Today Jimmy Page, leading light of Led Zeppelin, turns 70.
When I was in high school (1973-77), Jimmy Page, not
Clapton, was God. Page and Led Zep were
everyone’s reference point for “great rock band.” I’d have to say that Page
was, if not my first “guitar hero,” then my first idea of what a guitar hero
was.
In a way he was my first. Because I can remember, when I was
ten, talking with a kid on the school playground because I heard him imitating
the guitar sound in “Whole Lotta Love”: “whole
lotta love—rrrrrrrrrrnnnnnn / whole lotta love – rrrrrrnnnnn.” This was spring of 1970, and my older brother
had a copy of the 45. So me and the kid (Mark Gunzulu)
talked about that song, which was a bit of a puzzle. It didn’t seem to add up to a song but was
rather a series of segments, and the single was edited down, cutting out the
length of the really weird segment, which FM would play and which anyone who had the LP (we didn't) could hear. The segment that gets
me, to this day, is the guitar break. Still, it didn’t really make me crazy for
Zep or Page. But thanks to Page and Zep, two ten year olds were standing
in the playground of Our Lady of Fatima discussing a song that references anal
sex. Any self-respecting Beavis and Butthead would have to snigger at the phrase “every
inch of my love,” but I was still a bit naïve.

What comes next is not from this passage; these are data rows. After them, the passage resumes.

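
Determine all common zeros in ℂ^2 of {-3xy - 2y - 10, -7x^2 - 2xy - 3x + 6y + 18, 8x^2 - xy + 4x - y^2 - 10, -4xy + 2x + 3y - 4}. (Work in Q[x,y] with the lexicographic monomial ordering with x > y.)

Compute a lex Gröbner basis by Buchberger's algorithm.
f_1 = -3xy - 2y - 10, LT = xy.
f_2 = -7x^2 - 2xy - 3x + 6y + 18, LT = x^2.
f_3 = 8x^2 - xy + 4x - y^2 - 10, LT = x^2.
f_4 = -4xy + 2x + 3y - 4, LT = xy.

S(f_1,f_2): lcm = x^2y. S = -2/7xy^2 + 5/21xy + 10/3x + 6/7y^2 + 18/7y.
  leading term xy^2: subtract (2/21y)·f_1 from -2/7xy^2 + 5/21xy + 10/3x + 6/7y^2 + 18/7y → 5/21xy + 10/3x + 22/21y^2 + 74/21y
  leading term xy: subtract (-5/63)·f_1 from 5/21xy + 10/3x + 22/21y^2 + 74/21y → 10/3x + 22/21y^2 + 212/63y - 50/63
  leading term x: no divisor's leading term divides it; move 10/3x to the remainder.
  leading term y^2: no divisor's leading term divides it; move 22/21y^2 to the remainder.
  leading term y: no divisor's leading term divides it; move 212/63y to the remainder.
  leading term 1: no divisor's leading term divides it; move -50/63 to the remainder.
  remainder 10/3x + 22/21y^2 + 212/63y - 50/63 ≠ 0; add h_5 = 10/3x + 22/21y^2 + 212/63y - 50/63 to the basis.

S(f_1,f_3): lcm = x^2y. S = 1/8xy^2 + 1/6xy + 10/3x + 1/8y^3 + 5/4y.
  leading term xy^2: subtract (-1/24y)·f_1 from 1/8xy^2 + 1/6xy + 10/3x + 1/8y^3 + 5/4y → 1/6xy + 10/3x + 1/8y^3 - 1/12y^2 + 5/6y
  leading term xy: subtract (-1/18)·f_1 from 1/6xy + 10/3x + 1/8y^3 - 1/12y^2 + 5/6y → 10/3x + 1/8y^3 - 1/12y^2 + 13/18y - 5/9
  leading term x: subtract (1)·h_5 from 10/3x + 1/8y^3 - 1/12y^2 + 13/18y - 5/9 → 1/8y^3 - 95/84y^2 - 37/14y + 5/21
  leading term y^3: no divisor's leading term divides it; move 1/8y^3 to the remainder.
  leading term y^2: no divisor's leading term divides it; move -95/84y^2 to the remainder.
  leading term y: no divisor's leading term divides it; move -37/14y to the remainder.
  leading term 1: no divisor's leading term divides it; move 5/21 to the remainder.
  remainder 1/8y^3 - 95/84y^2 - 37/14y + 5/21 ≠ 0; add h_6 = 1/8y^3 - 95/84y^2 - 37/14y + 5/21 to the basis.

S(f_1,f_4): lcm = xy. S = 1/2x + 17/12y + 7/3.
  leading term x: subtract (3/20)·h_5 from 1/2x + 17/12y + 7/3 → -11/70y^2 + 383/420y + 103/42
  leading term y^2: no divisor's leading term divides it; move -11/70y^2 to the remainder.
  leading term y: no divisor's leading term divides it; move 383/420y to the remainder.
  leading term 1: no divisor's leading term divides it; move 103/42 to the remainder.
  remainder -11/70y^2 + 383/420y + 103/42 ≠ 0; add h_7 = -11/70y^2 + 383/420y + 103/42 to the basis.

S(f_2,f_3): lcm = x^2. S = 23/56xy - 1/14x + 1/8y^2 - 6/7y - 37/28.
  leading term xy: subtract (-23/168)·f_1 from 23/56xy - 1/14x + 1/8y^2 - 6/7y - 37/28 → -1/14x + 1/8y^2 - 95/84y - 113/42
  leading term x: subtract (-3/140)·h_5 from -1/14x + 1/8y^2 - 95/84y - 113/42 → 289/1960y^2 - 3113/2940y - 398/147
  leading term y^2: subtract (-289/308)·h_7 from 289/1960y^2 - 3113/2940y - 398/147 → -751/3696y - 751/1848
  leading term y: no divisor's leading term divides it; move -751/3696y to the remainder.
  leading term 1: no divisor's leading term divides it; move -751/1848 to the remainder.
  remainder -751/3696y - 751/1848 ≠ 0; add h_8 = -751/3696y - 751/1848 to the basis.

The other S-polynomials (S(f_2,f_4), S(f_3,f_4), S(f_1,h_5), S(f_2,h_5), S(f_3,h_5), S(f_4,h_5), S(f_1,h_6), S(f_2,h_6), S(f_3,h_6), S(f_4,h_6), S(h_5,h_6), S(f_1,h_7), S(f_2,h_7), S(f_3,h_7), S(f_4,h_7), S(h_5,h_7), S(h_6,h_7), S(f_1,h_8), S(f_2,h_8), S(f_3,h_8), S(f_4,h_8), S(h_5,h_8), S(h_6,h_8), S(h_7,h_8)) all reduce to 0 modulo the current basis, so we have a Gröbner basis.
Inter-reduce: drop elements whose leading term is divisible by another's, tail-reduce, and make monic.
Reduced Gröbner basis: {x - 1, y + 2}.

A lex Gröbner basis eliminates variables successively. Here y + 2 depends only on y, with roots {-2}; lifting each root through the earlier basis elements recovers the full solutions.
  y = -2: the earlier basis element becomes x - 1 = 0, giving x = 1 — point (1, -2).
Check: every point annihilates each of the original generators.
Zero-dimensionality of the ideal guarantees finitely many solutions over ℂ.

{(1, -2)}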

Anyway, none of this mattered to me too much at the time, not til
I became a teen, at least. When I was 12, the song that overwhelmed all others, in rock guitar regard, is today’s song: “Black Dog,” released by Atlantic Records as a
45 in November, 1971, and instantly a must have.I didn’t really know what this song was “about”—what’s more,
I was a bit put off by Robert Plant’s singing on the song and by most of the
words I could catch—“big-legged woman ain’t go no soul,” what the fuck?—except for
the lyrics I misheard as “Light the skies all burning red / Dreams of you all
through my head.” I liked that
part. Mostly, though, this song was
nothing but an excuse for Jimmy Page’s riffing and soloing, with fanatical
accompaniment by John Bonham on drums. And yet, with all the weird ah ah ahs, the song recalled “Whole
Lotta Love”—they both sound like Plant’s ready to have an orgasm any
second. The latter was an experience that I’d had
somewhere between the release of “Love” and “Dog,” thank you very much. And that made the song both more exciting and
more embarrassing, while also making it clear that sex, and not just lovey dovey stuff, was something worth singing about. Led Zep, what with the “squeeze my lemon, feel the juice run
down my leg” lyric, were a major purveyor of raunch for white Catholic kids in
a dull suburb nowhere near a major city. I tended to shy away from that kind of
“rock’n’roll” thing, anyway, but. “Black
Dog” was A-OK with me.
“Hey, hey, mama, said the way you move / Gonna make you
sweat, gonna make you groove.” Such
lyrics (I knew nothing about the blues except through guys like this) approached idiocy to my mind and yet there was
no denying the bodily jolt that opening gave me. And I loved the delivery of “All I ask for
when I pray / Steady rollin’ woman gonna come my way.” Yup. And that “watch your honey drip” part,
well, when the girls you’ve been going to school with since age six turn twelve and thirteen .
. . you tend to notice. And “Black Dog”
was pretty much how you felt about it, at times anyway.
In fact I used to hear a more filthy lyric than is
actually present in the song, so there. That was one of the great things about Plant’s singing. It really didn’t much matter what he was saying.
For some reason he’s just the right voice to go with Jimmy Page’s
playing. In most rock bands, I tend to
speak of the singer and “his axman,” but in Led Zep, it’s Page and his
voice-man. And that, right there, is
enough to make him a major guitar hero.
Happy birthday, Jimmy, and thanks for the memories.